Investigators say the child, identified by Markowitz and his wife as their son Jasper, had fractured ribs and bruises on his chest, armpit, and back. Police were notified after the injuries were said to have been discovered by hospital staff when Markowitz took his son to be treated for a stomach ailment.
Police also said there were signs of past injuries that had healed.
Speaking outside the Magistrate’s Office, Markowitz denied hurting his son.
“I love him to death,” Markowitz said. “I love him, I would never do anything on purpose to him. I don’t know what happened, I don’t know what happened. I have 5 kids, I’m not going to hurt a baby. They’re falsely accusing me of doing it on purpose.”
“I’m not saying he did it and I’m not saying he didn’t do it,” said Elizabeth Markowitz, the mother of Jasper and wife of Christian. “I’m not lying about nothing because I don’t know what happened, but if he did, he was scared to tell me because he knew how I would react, it wasn’t intentional.”
Markowitz brother says the child could have been hurt accidentally.
“Okay also he has other siblings, it could be possibly one of them playing with a toy tripped and landed on top of him, also he has daycare,” said James Markowitz.
Markowitz is set to appear in court on Friday morning.
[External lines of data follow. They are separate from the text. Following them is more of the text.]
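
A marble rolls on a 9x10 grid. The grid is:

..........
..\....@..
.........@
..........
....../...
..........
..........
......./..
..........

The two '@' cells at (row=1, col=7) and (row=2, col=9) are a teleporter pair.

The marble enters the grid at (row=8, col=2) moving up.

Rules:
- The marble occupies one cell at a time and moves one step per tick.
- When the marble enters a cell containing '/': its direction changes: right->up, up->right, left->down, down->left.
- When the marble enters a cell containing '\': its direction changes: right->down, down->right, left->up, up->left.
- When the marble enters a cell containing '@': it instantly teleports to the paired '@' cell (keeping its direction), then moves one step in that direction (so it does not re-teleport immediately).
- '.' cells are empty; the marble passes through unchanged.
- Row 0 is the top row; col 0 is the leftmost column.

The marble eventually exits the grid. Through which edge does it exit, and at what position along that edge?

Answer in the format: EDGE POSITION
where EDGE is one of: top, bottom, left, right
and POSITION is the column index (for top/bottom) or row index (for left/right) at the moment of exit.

Step 1: enter (8,2), '.' pass, move up to (7,2)
Step 2: enter (7,2), '.' pass, move up to (6,2)
Step 3: enter (6,2), '.' pass, move up to (5,2)
Step 4: enter (5,2), '.' pass, move up to (4,2)
Step 5: enter (4,2), '.' pass, move up to (3,2)
Step 6: enter (3,2), '.' pass, move up to (2,2)
Step 7: enter (2,2), '.' pass, move up to (1,2)
Step 8: enter (1,2), '\' deflects up->left, move left to (1,1)
Step 9: enter (1,1), '.' pass, move left to (1,0)
Step 10: enter (1,0), '.' pass, move left to (1,-1)
Step 11: at (1,-1) — EXIT via left edge, pos 1

Answer: left 1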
This is the second disturbing case of alleged child abuse reported this week in Salisbury. Another unrelated case involves a three-year-old with severe injuries who is now in a trauma center.
Erin Moody, Prevent Child Abuse Rowan, Terrie Hess House Child Advocacy Center
“It’s an adults job to recognize when something bad is happening because 80% of abuse goes unreported for the person’s lifetime,” said Erin Moody with Prevent Child Abuse Rowan and the Terrie Hess House Child Advocacy Center. “250 new child abuse cases seen here last year, that’s maybe 20% of what was really happening.”
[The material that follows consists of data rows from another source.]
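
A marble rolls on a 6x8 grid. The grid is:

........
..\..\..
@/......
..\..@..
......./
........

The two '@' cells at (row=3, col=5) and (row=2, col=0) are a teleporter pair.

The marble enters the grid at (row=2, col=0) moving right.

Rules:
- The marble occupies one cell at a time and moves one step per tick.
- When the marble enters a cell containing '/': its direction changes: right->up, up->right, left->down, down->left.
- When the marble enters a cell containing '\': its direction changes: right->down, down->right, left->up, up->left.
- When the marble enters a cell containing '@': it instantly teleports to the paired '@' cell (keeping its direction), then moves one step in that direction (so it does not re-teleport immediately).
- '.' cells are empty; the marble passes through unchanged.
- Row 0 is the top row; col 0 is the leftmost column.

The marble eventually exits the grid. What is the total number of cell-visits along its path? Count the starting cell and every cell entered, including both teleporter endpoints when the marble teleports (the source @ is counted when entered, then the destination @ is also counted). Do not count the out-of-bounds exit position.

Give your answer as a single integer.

Answer: 4

Derivation:
Step 1: enter (2,0), '@' teleport (2,0)->(3,5), also enter (3,5), move right to (3,6)
Step 2: enter (3,6), '.' pass, move right to (3,7)
Step 3: enter (3,7), '.' pass, move right to (3,8)
Step 4: at (3,8) — EXIT via right edge, pos 3
Path length (cell visits): 4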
Moody says that as tragic as these cases are, they can highlight the need for adults to pay attention.
“We can’t change the bad people that are in this world, we can do our very best, but if our community is educated on how to keep children safe we can interrupt patterns of abuse much sooner,” Moody added. “They absolutely can recover but we need to recognize first that traumatic experiences change the way that the brain develops so we need to give children tools and support to manage that moving forward. We can’t just ignore what happened and go on without ever talking about it again.”